- Born: 1949 (age 76–77)

Academic background
- Education: Durham University (BA) Nuffield College, Oxford (DPhil)

Academic work
- Discipline: Population geography
- Institutions: Queen Mary University of London

= Philip Ogden =

British geographer (born 1949)

Philip Ernest Ogden (born 1949) is a British geographer specialising in population geography.

He is emeritus professor of geography at Queen Mary University of London (QMUL), where he also held a number of senior administrative positions.

==Early life and education==
Ogden graduated from Durham University with a first-class degree in Geography in 1970. He received his DPhil from Nuffield College, Oxford in 1975.

==Career and research==
Ogden spent the bulk of his academic career at Queen Mary, becoming professor of geography and serving as head of the Department of Geography from 1992 to 1996. He was vice-principal for humanities and social sciences from 1998 to 2006 and senior vice-principal from 2005 until 2011. He also served as acting principal of Queen Mary in 2009.

Ogden's research has focused on population and demographic change, particularly migration, changing household structures and urban populations in Britain, France and other parts of Europe.

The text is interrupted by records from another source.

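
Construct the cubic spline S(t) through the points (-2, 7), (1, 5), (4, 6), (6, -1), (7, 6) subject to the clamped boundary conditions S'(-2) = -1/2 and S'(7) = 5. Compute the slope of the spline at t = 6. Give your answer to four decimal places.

Write σ_i for S''(x_i). With h_i = 3, 3, 2, 1 and divided differences Δ_i = -2/3, 1/3, -7/2, 7, the continuity of S' gives the tridiagonal system
  3·σ_0 + 12·σ_1 + 3·σ_2 = 6(Δ_1 - Δ_0) = 6
  3·σ_1 + 10·σ_2 + 2·σ_3 = 6(Δ_2 - Δ_1) = -23
  2·σ_2 + 6·σ_3 + 1·σ_4 = 6(Δ_3 - Δ_2) = 63
Clamped end conditions give two more equations: 2h_0·σ_0 + h_0·σ_1 = 6(Δ_0 - S'(-2)) = -1 and h_3·σ_3 + 2h_3·σ_4 = 6(S'(7) - Δ_3) = -12.
Solving: σ_0 = -143/108, σ_1 = 125/54, σ_2 = -641/108, σ_3 = 397/27, σ_4 = -721/54.
On [6, 7], S'(t) = b_3 + 2c_3·(t - 6) + 3d_3·(t - 6)² with b_3 = Δ_3 - h_3(2σ_3 + σ_4)/6 = 467/108, c_3 = σ_3/2 = 397/54, d_3 = (σ_4 - σ_3)/(6h_3) = -505/108. So S'(6) = 467/108.

4.3241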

He has also examined migration between the French Caribbean and metropolitan France, as well as demographic change in London's Docklands.

Ogden was elected an Academician of the Academy of Social Sciences in 2009.

The annual lecture jointly organised by Queen Mary and the University of London Institute in Paris was renamed the Philip Ogden Paris Lecture in 2019, recognising his role in developing the partnership between the two institutions.

==Personal life==
In 2009, Ogden was made a Freeman of the City of London, and in 2012 he joined the livery of the Worshipful Company of Drapers. He served as Master of the company in 2018–19.